É mais. Eu diria que, certas vezes, é necessário no interior do diálogo a especificação rigorosa. O gesto de Bento XVI
é uma lição, não somente para nós que trabalhamos no mundo da cultura,
mas também para a pastoral no sentido lato. O pastor não deve ter medo
de entrar na praça, no emaranhado da comunicação atual.
O que o senhor quer dizer?
Que o diálogo não deve constituir em si mesmo uma espécie de ONU,
de assembleia geral pela qual, no fim, se busca encontrar um acordo.
Também pode haver um confronto duro e cerrado, no reconhecimento das
diversidades. E deve haver cuidado, como a carta de Bento XVI
demonstra, ao competir entre si com contestações radicais, que às vezes
correm o risco de ser também esquemáticas ou superficiais.
Como irá se desenvolver o debate?
Ele foi concebido em três níveis. O primeira é o nosso, meu e de Scalfari (sorri). O dos cardeais...
Cardeal Scalfari?
Cardeal laico, então. Ele escreveu mais de uma vez sobre mim, porque sempre lia as minhas intervenções nos jornais.
Sobre o que vocês falarão?
Faremos o preâmbulo introdutório. Portanto, caberá aos diretores dos
jornais nos dois níveis reservados ao aprofundamento. Vou abordar a
informação religiosa, e também quero criticar um certo estilo. Depois,
eu gostaria de me deter na novidade de comunicação introduzida pelo Papa Francisco.
Bergoglio tem uma atração incrível sobre as pessoas.
Se você ler os discursos de Francisco, ele sempre procede por coordenadas. Enquanto Bento XVI é o triunfo da subordinada: que é o que mais nos agrada. Digamos, agrada a mim. Mas quando Bergoglio
lida com uma frase escrita, articulada, então ele corta, começa a
explicá-la. Repete-a quase de maneira brutal: "Nunca mais a guerra!". Ou
: "Ódio, não!".
E depois segue a imagem. É isso?
Segue o símbolo. Um componente capital da linguagem. Quem é capaz de
usar bem os símbolos convence. Por exemplo, essa história das
"periferias" sobre a qual o papa fala é um símbolo. Assim como o "cheiro
das ovelhas".
Ou a imagem da entrevista concedida à Civiltà Cattolica: "Eu vejo a Igreja como um hospital de campanha depois da batalha".
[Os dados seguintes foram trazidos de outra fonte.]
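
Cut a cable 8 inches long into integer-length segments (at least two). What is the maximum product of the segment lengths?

Let m[k] be the best product for length k (with at least one cut). For each first piece i, the rest contributes max(k−i, m[k−i]).
m[2] = 1·max(1,0) = 1·1 = 1
m[3] = 1·max(2,1) = 1·2 = 2
m[4] = 2·max(2,1) = 2·2 = 4
m[5] = 2·max(3,2) = 2·3 = 6
m[6] = 3·max(3,2) = 3·3 = 9
m[7] = 2·max(5,6) = 2·6 = 12
m[8] = 2·max(6,9) = 2·9 = 18
One optimal split: 3 + 3 + 2; product 3·3·2 = 18.

18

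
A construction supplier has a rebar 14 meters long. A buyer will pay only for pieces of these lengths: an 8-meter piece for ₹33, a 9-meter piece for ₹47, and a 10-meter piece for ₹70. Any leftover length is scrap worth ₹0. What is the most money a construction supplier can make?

70

Consider every possible first cut. f[k] is the best of p[i]+f[k−i] over all sellable i≤k.
f[1] = 0
f[2] = 0
f[3] = 0
f[4] = 0
f[5] = 0
f[6] = 0
f[7] = 0
f[8] = 33
f[9] = 47
f[10] = 70
f[11] = 70
f[12] = 70
f[13] = 70
f[14] = 70
One optimal cutting: pieces 10 with 4 meters of scrap → ₹70.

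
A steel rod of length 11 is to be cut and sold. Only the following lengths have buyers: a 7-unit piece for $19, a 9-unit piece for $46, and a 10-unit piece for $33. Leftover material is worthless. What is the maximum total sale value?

46

Let best[k] be the best obtainable value from length k. For each k, try every first piece i and keep the best of price[i] + best[k−i].
best[1] = 0
best[2] = 0
best[3] = 0
best[4] = 0
best[5] = 0
best[6] = 0
best[7] = 19
best[8] = 19
best[9] = max(19+0, 46+0) = 46
best[10] = max(19+0, 46+0, 33+0) = 46
best[11] = max(19+0, 46+0, 33+0) = 46
One optimal cutting: pieces 9 with 2 units of scrap → $46.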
É verdade, mais do que isso... Mas, veja, Cristo, para comunicar, já
usava a televisão e os tuítes. E os seus discursos são redacionais,
porque unem frases.
Em que sentido?
O Sermão da Montanha. Trata-se de uma série de
intervenções que Jesus fez em momentos diferentes: 35 parábolas. O que é
isso senão televisão? Ou o filho pródigo: que foge, come com os porcos,
desfruta com as prostitutas, depois volta. Lê-se um roteiro.
E os tuítes?
A primeira pregação de Cristo, se formos ao texto grego, em Mateus, é pouco mais do que 30 caracteres; incluindo os espaços, chegaremos a 40. Com Marcos,
um pouco mais longo, chegamos a 70-80. São tuítes. E está tudo ali. A
primeira pregação é a dimensão teológica em duas palavras: "O reino de
Deus está próximo. Convertei-vos".
A Igreja, portanto, deveria ser facilitada. Mas às vezes parece que ela não se deixa entender.
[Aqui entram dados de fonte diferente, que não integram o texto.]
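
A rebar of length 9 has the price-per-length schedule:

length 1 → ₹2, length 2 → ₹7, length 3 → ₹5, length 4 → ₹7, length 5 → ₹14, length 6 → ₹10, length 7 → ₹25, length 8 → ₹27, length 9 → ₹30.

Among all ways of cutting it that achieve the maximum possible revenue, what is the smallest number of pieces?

Build r[k] bottom-up: r[k] = max over allowed piece i of (p[i] + r[k−i]).
r[1] = 2
r[2] = max(2+2, 7+0) = 7
r[3] = max(2+7, 7+2, 5+0) = 9
r[4] = max(2+9, 7+7, 5+2, 7+0) = 14
r[5] = max(2+14, 7+9, 5+7, 7+2, 14+0) = 16
r[6] = max(2+16, 7+14, 5+9, 7+7, 14+2, 10+0) = 21
r[7] = max(2+21, 7+16, 5+14, …, 10+2, 25+0) = 25
r[8] = max(2+25, 7+21, 5+16, …, 25+2, 27+0) = 28
r[9] = max(2+28, 7+25, 5+21, …, 27+2, 30+0) = 32
Maximum revenue is ₹32.
Now minimize piece count subject to staying optimal: for each k, pieces[k] = 1 + min over i with p[i]+r[k−i]=r[k] of pieces[k−i].
pieces[6] = 3
pieces[7] = 1
pieces[8] = 4
pieces[9] = 2

2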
Essa é a tarefa. A Igreja, ao invés, se dispersou.
Mas agora, com Francisco, existe uma diferença.
Há um espírito novo. Vou lhe contar uma anedota. Algumas semanas
depois do conclave, eu caminhava ao longo do rio Tibre. Um carro se
aproximou sob os plátanos, um homem abriu o vidro e me disse: "Ah, eu
conheço o senhor. Veja, eu sou ateu, mas eu lhe digo: vocês foram bons,
vocês agiram com pressa, vocês elegeram um papa realmente em forma. Eu
continuo não acreditando em Deus. Mas... começo a ter algumas dúvidas
sobre a existência do Espírito Santo".
A escolha que recaiu sobre Bergoglio o tocou. Com nós,
jornalistas, ele dialoga face a face em um avião. Ele debate de maneira
epistolar com Eugenio Scalfari. Concede entrevistas. E Bento XVI, com a
sua carta em resposta ao livro de Odifreddi, também se abre ao debate.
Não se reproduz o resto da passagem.